I don't care about move-assignment or construction, I just don't want more temporaries being created during the evaluation of a complicated algebraic expression than absolutely necessary (usually just one or two, e.g. a matrix and a vector).
Those are my thoughts that might be erroneous. If they are, please correct me:
To achieve this without relying on RVO, return-by-reference is necessary (again: keep in mind I don't have remote resources, only scalar data members).
Returning by reference makes the function-call expression an lvalue, implying the returned object is not a temporary, which is bad, but returning by rvalue reference makes the function-call expression an xvalue (see 3.10.1), which is okay in the context of my approach (see 4)

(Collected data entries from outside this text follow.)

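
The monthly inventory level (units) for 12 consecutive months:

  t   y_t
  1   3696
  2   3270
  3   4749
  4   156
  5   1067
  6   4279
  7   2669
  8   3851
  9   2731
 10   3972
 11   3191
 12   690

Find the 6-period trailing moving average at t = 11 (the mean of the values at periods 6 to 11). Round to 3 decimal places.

3448.833

Sum of periods 6–11: 4279 + 2669 + 3851 + 2731 + 3972 + 3191 = 20693
Divide by 6: 20693 / 6 = 3448.833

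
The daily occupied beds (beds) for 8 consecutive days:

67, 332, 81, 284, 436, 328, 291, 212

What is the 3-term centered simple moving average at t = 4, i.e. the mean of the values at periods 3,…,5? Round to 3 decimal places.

Sum of periods 3–5: 81 + 284 + 436 = 801
Divide by 3: 801 / 3 = 267.000

267.000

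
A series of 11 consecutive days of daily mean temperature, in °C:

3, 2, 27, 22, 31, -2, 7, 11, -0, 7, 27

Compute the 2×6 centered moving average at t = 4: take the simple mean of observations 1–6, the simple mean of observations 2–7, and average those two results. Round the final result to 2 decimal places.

14.17

Sum over 1–6: 3 + 2 + 27 + 22 + 31 + (-2) = 83
Sum over 2–7: 2 + 27 + 22 + 31 + (-2) + 7 = 87
CMA at t=4 = (83 + 87) / (2·6) = 170 / 12 = 14.17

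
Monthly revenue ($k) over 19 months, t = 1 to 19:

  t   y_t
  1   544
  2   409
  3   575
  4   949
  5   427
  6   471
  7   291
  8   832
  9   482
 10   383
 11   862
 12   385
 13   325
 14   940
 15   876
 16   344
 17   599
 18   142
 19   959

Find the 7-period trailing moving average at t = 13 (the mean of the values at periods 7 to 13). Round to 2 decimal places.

Sum of periods 7–13: 291 + 832 + 482 + 383 + 862 + 385 + 325 = 3560
Divide by 7: 3560 / 7 = 508.57

508.57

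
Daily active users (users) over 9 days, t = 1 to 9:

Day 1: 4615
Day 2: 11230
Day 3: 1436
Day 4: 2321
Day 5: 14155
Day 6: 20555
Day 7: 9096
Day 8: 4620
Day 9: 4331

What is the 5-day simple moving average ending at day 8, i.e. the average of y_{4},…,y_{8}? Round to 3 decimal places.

10149.400

Sum of periods 4–8: 2321 + 14155 + 20555 + 9096 + 4620 = 50747
Divide by 5: 50747 / 5 = 10149.400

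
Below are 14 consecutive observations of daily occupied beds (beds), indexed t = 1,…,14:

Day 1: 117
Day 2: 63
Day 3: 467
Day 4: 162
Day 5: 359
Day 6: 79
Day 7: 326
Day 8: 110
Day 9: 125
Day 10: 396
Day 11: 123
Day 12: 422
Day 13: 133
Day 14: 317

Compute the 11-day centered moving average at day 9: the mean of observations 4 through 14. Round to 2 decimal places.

232.00

Sum of periods 4–14: 162 + 359 + 79 + 326 + 110 + 125 + 396 + 123 + 422 + 133 + 317 = 2552
Divide by 11: 2552 / 11 = 232.00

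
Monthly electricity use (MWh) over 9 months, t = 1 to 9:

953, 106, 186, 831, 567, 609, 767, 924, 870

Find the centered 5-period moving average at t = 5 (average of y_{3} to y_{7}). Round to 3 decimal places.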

Returning by reference is dangerous, because of the possibly short lifetime of objects, but:
temporaries are guaranteed to live until the end of the evaluation of the expression they were created in, therefore:
making it safe to return by reference from those operators that take at least one rvalue-reference as their argument, if the object referenced by this rvalue reference argument is the one being returned by reference. Therefore:
Any arbitrary expression that only employs binary operators can be evaluated by creating only one temporary when not more than one PoD-like type is involved, and the binary operations don't require a temporary by nature (like matrix multiplication)
(Another reason to return by rvalue-reference is because it behaves like returning by value in terms of rvalue-ness of the function-call expression; and it's required for the operator/function-call expression to be an rvalue in order to bind to subsequent calls to operators that take rvalue references. As stated in (2), calls to functions that return by reference are lvalues, and would therefore bind to operators with the signature T operator+(const T&, const T&), resulting in the creation of an unnecessary temporary)
I could achieve the desired performance by using a C-style approach of functions like add(Vector4 *result, Vector4 *v1, Vector4 *v2), but come on, we're living in the 21st century...
In summary, my goal is creating a vector class that achieves the same performance as the C-approach using overloaded operators. If that in itself is impossible, than I guess it can't be helped. But I'd appreciate if someone could explain to me why my approach is doomed to fail (the left-to-right operator evaluation issue that was the initial reason for my post aside, of course).
As a matter of fact, I've been using the "real" vector class this one is a simplification of for a while without any crashes or corrupted memory so far. And in fact, I never actually return local objects as references, so there shouldn't be any problems. I dare say what I'm doing is standard-compliant.
Any help on the original issue would of course be appreciated as well!
many thanks for all the patience again
You should not return an rvalue reference, you should return a value. In addition, you should not specify both a member and a free operator+. I'm amazed that even compiled.
Edit:
r = v1 + v2 + (v3 + v4) + v5;
How could you possibly only have one temporary value when you're performing two sub-computations? That's just impossible. You can't re-write the Standard and change this.
You will just have to trust your users to do something not completely stupid, like write the above line of code, and expect to have just one temporary.
I recommend modeling your code after the basic_string operator+() found in chapter 21 of N3225.